Explicit instruction includes a number of components that when used in lessons help students learn and master problem-solving skills. Components of explicit instruction that are embedded in the Solve It! lessons include:
Actively Engaging Students in the Problem-Solving Process
- Role reversals—students assume the role of the teacher and demonstrate how to solve the problem for their classmates.
- Active student participation—students are engaged in the learning process, discussing and applying what they have learned.
- Verbal rehearsal—a technique that helps students memorize concepts—in the case of Solve It!—the seven cognitive processes.
- Practice with peers—a teaching technique used to help students see how their peers approach problems and, in some cases, to learn from them.
Reinforcing Student Learning during Skill Acquisition
- Motivation—teachers incorporate ways of helping students be interested and involved in the lessons.
- Performance feedback—students learn about their performance on tests and their responses during instruction.

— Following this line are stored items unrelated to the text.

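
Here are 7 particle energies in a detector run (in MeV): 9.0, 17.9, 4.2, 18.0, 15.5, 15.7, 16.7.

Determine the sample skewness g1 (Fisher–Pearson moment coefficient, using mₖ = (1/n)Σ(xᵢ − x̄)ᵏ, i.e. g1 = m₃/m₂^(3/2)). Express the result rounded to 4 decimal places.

x̄ = (9.0 + 17.9 + 4.2 + 18.0 + 15.5 + 15.7 + 16.7) / 7 = 13.8571
deviations (xᵢ − x̄): -4.8571, 4.0429, -9.6571, 4.1429, 1.6429, 1.8429, 2.8429
Σ(xᵢ − x̄)² = 164.5371 ⇒ m₂ = 164.5371/7 = 23.50531
Σ(xᵢ − x̄)³ = -844.3657 ⇒ m₃ = -844.3657/7 = -120.62367
m₂^(3/2) = 23.50531^(1.5) = 113.95906
g1 = m₃ / m₂^(3/2) = -120.62367 / 113.95906 ≈ -1.0585

-1.0585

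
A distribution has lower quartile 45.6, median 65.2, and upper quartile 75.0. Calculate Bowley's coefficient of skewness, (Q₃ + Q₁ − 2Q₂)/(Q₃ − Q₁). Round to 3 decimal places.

-0.333

numerator: Q₃ + Q₁ − 2Q₂ = 75.0 + 45.6 − 2×65.2 = -9.8000
denominator: Q₃ − Q₁ = 75.0 − 45.6 = 29.4000
Bowley skewness = -9.8000 / 29.4000 ≈ -0.333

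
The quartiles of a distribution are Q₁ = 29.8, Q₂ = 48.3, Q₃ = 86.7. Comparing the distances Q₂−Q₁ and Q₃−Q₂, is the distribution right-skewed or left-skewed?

Q₂ − Q₁ = 18.5;  Q₃ − Q₂ = 38.4
Q₃ − Q₂ > Q₂ − Q₁ ⇒ the upper half is more spread out ⇒ right-skewed.

right-skewed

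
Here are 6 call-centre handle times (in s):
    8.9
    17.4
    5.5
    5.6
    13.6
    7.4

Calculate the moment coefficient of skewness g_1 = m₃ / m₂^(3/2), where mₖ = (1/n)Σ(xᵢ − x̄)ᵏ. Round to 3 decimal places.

0.694

x̄ = (8.9 + 17.4 + 5.5 + 5.6 + 13.6 + 7.4) / 6 = 9.7333
deviations (xᵢ − x̄): -0.8333, 7.6667, -4.2333, -4.1333, 3.8667, -2.3333
Σ(xᵢ − x̄)² = 114.8733 ⇒ m₂ = 114.8733/6 = 19.14556
Σ(xᵢ − x̄)³ = 348.6764 ⇒ m₃ = 348.6764/6 = 58.11274
m₂^(3/2) = 19.14556^(1.5) = 83.77259
g_1 = m₃ / m₂^(3/2) = 58.11274 / 83.77259 ≈ 0.694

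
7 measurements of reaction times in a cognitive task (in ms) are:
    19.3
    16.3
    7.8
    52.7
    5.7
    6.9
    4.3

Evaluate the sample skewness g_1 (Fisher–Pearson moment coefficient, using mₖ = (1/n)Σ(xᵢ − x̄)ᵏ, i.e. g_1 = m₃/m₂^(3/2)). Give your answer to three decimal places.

1.615

x̄ = (19.3 + 16.3 + 7.8 + 52.7 + 5.7 + 6.9 + 4.3) / 7 = 16.1429
deviations (xᵢ − x̄): 3.1571, 0.1571, -8.3429, 36.5571, -10.4429, -9.2429, -11.8429
Σ(xᵢ − x̄)² = 1750.7571 ⇒ m₂ = 1750.7571/7 = 250.10816
Σ(xᵢ − x̄)³ = 44717.2031 ⇒ m₃ = 44717.2031/7 = 6388.17187
m₂^(3/2) = 250.10816^(1.5) = 3955.41267
g_1 = m₃ / m₂^(3/2) = 6388.17187 / 3955.41267 ≈ 1.615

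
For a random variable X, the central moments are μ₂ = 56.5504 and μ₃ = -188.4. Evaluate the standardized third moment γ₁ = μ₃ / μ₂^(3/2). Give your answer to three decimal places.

-0.443

σ = √μ₂ = √56.5504 = 7.52000
σ³ = μ₂^(3/2) = 425.25901
γ₁ = μ₃/σ³ = -188.4 / 425.25901 ≈ -0.443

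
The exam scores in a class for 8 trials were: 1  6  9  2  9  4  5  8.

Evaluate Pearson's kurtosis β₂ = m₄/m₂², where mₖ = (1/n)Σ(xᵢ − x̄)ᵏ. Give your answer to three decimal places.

1.661

x̄ = 5.5000
Σ(xᵢ − x̄)² = 66.0000 ⇒ m₂ = 8.25000
Σ(xᵢ − x̄)⁴ = 904.5000 ⇒ m₄ = 113.06250
m₂² = 68.06250
β₂ = m₄/m₂² = 113.06250 / 68.06250 ≈ 1.661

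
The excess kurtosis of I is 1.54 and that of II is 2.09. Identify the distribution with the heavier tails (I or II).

II

Higher excess kurtosis ⇒ heavier tails relative to the normal distribution.
1.54 vs 2.09: the larger is 2.09, so II has heavier tails.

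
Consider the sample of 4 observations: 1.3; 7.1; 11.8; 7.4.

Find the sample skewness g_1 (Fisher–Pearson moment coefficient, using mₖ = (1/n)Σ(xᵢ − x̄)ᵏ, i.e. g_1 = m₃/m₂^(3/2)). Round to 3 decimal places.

-0.279

x̄ = (1.3 + 7.1 + 11.8 + 7.4) / 4 = 6.9000
deviations (xᵢ − x̄): -5.6000, 0.2000, 4.9000, 0.5000
Σ(xᵢ − x̄)² = 55.6600 ⇒ m₂ = 55.6600/4 = 13.91500
Σ(xᵢ − x̄)³ = -57.8340 ⇒ m₃ = -57.8340/4 = -14.45850
m₂^(3/2) = 13.91500^(1.5) = 51.90687
g_1 = m₃ / m₂^(3/2) = -14.45850 / 51.90687 ≈ -0.279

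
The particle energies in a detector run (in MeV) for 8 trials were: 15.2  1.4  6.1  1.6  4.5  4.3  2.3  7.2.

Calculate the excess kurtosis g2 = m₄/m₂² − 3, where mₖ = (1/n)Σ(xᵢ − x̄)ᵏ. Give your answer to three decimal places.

x̄ = 5.3250
Σ(xᵢ − x̄)² = 141.7950 ⇒ m₂ = 17.72438
Σ(xᵢ − x̄)⁴ = 10037.1847 ⇒ m₄ = 1254.64809
m₂² = 314.15347
g2 = m₄/m₂² − 3 = 3.99374 − 3 ≈ 0.994

0.994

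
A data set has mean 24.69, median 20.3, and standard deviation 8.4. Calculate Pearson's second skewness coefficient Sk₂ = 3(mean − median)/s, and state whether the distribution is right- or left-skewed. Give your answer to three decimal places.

Sk₂ = 3(24.69 − 20.3) / 8.4 = 3 × 4.3900 / 8.4
    = 13.1700 / 8.4 ≈ 1.568
Sk₂ > 0 ⇒ mean > median ⇒ right-skewed (positive skew).

1.568, right-skewed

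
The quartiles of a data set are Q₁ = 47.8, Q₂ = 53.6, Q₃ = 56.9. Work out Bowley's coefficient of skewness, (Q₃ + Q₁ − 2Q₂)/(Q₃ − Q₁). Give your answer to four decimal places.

numerator: Q₃ + Q₁ − 2Q₂ = 56.9 + 47.8 − 2×53.6 = -2.5000
denominator: Q₃ − Q₁ = 56.9 − 47.8 = 9.1000
Bowley skewness = -2.5000 / 9.1000 ≈ -0.2747

-0.2747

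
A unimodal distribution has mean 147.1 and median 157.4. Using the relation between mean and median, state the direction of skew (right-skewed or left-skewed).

mean − median = 147.1 − 157.4 = -10.3
mean < median ⇒ the longer tail is on the left ⇒ left-skewed (negatively skewed).

left-skewed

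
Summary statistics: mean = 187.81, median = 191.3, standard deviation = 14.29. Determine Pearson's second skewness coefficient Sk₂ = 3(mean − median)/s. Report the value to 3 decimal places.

Sk₂ = 3(187.81 − 191.3) / 14.29 = 3 × -3.4900 / 14.29
    = -10.4700 / 14.29 ≈ -0.733

-0.733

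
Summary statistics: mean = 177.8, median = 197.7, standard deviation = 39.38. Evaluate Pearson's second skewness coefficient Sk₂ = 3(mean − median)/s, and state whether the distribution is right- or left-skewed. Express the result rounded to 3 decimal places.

-1.516, left-skewed

Sk₂ = 3(177.8 − 197.7) / 39.38 = 3 × -19.9000 / 39.38
    = -59.7000 / 39.38 ≈ -1.516
Sk₂ < 0 ⇒ mean < median ⇒ left-skewed (negative skew).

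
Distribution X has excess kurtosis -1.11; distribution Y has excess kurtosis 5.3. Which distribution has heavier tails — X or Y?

Y

Higher excess kurtosis ⇒ heavier tails relative to the normal distribution.
-1.11 vs 5.3: the larger is 5.3, so Y has heavier tails. (Y is leptokurtic — heavier-than-normal tails; the other is platykurtic.)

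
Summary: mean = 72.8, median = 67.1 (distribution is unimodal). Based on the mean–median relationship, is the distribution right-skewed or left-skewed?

mean − median = 72.8 − 67.1 = 5.7
mean > median ⇒ the longer tail is on the right ⇒ right-skewed (positively skewed).

right-skewed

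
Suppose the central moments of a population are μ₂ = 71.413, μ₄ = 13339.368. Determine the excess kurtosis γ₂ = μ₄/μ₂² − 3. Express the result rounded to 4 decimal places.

μ₂² = 71.413² = 5099.81657
μ₄/μ₂² = 13339.368 / 5099.81657 = 2.61566
γ₂ = 2.61566 − 3 ≈ -0.3843

-0.3843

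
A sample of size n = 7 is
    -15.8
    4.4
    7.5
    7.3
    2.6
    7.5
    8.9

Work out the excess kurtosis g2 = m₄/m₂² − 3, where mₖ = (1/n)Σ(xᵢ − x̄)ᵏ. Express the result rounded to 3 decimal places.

1.594

x̄ = 3.2000
Σ(xᵢ − x̄)² = 449.0800 ⇒ m₂ = 64.15429
Σ(xᵢ − x̄)⁴ = 132345.1396 ⇒ m₄ = 18906.44851
m₂² = 4115.77238
g2 = m₄/m₂² − 3 = 4.59366 − 3 ≈ 1.594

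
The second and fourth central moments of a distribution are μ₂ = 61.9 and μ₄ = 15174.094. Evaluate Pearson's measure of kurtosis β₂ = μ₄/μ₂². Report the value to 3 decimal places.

μ₂² = 61.9² = 3831.61000
μ₄/μ₂² = 15174.094 / 3831.61000 = 3.96024
β₂ ≈ 3.960

3.960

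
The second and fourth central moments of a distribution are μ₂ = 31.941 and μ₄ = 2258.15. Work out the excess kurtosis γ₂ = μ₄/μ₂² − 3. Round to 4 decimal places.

-0.7866

μ₂² = 31.941² = 1020.22748
μ₄/μ₂² = 2258.15 / 1020.22748 = 2.21338
γ₂ = 2.21338 − 3 ≈ -0.7866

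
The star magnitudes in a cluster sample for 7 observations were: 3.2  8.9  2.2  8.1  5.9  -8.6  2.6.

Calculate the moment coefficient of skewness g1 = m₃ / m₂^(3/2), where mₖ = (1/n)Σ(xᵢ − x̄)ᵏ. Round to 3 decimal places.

x̄ = (3.2 + 8.9 + 2.2 + 8.1 + 5.9 - 8.6 + 2.6) / 7 = 3.1857
deviations (xᵢ − x̄): 0.0143, 5.7143, -0.9857, 4.9143, 2.7143, -11.7857, -0.5857
Σ(xᵢ − x̄)² = 204.3886 ⇒ m₂ = 204.3886/7 = 29.19837
Σ(xᵢ − x̄)³ = -1312.9635 ⇒ m₃ = -1312.9635/7 = -187.56621
m₂^(3/2) = 29.19837^(1.5) = 157.77488
g1 = m₃ / m₂^(3/2) = -187.56621 / 157.77488 ≈ -1.189

-1.189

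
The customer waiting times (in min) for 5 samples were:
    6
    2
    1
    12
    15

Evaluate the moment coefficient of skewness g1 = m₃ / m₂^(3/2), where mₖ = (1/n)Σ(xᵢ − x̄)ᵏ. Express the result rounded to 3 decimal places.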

- Reinforcement—a behavioral tool that increases the frequency of a desired behavior.
Achieving Mastery in Math Problem Solving
- Mastery learning—students build on their baseline scores to improve their proficiency.
- Distributed practice—teachers provide students with ample opportunity—spread out over time—to practice what they have learned.
- Overlearning—students learn a skill, strategy, or behavior successfully and then complete the task or use the strategy automatically.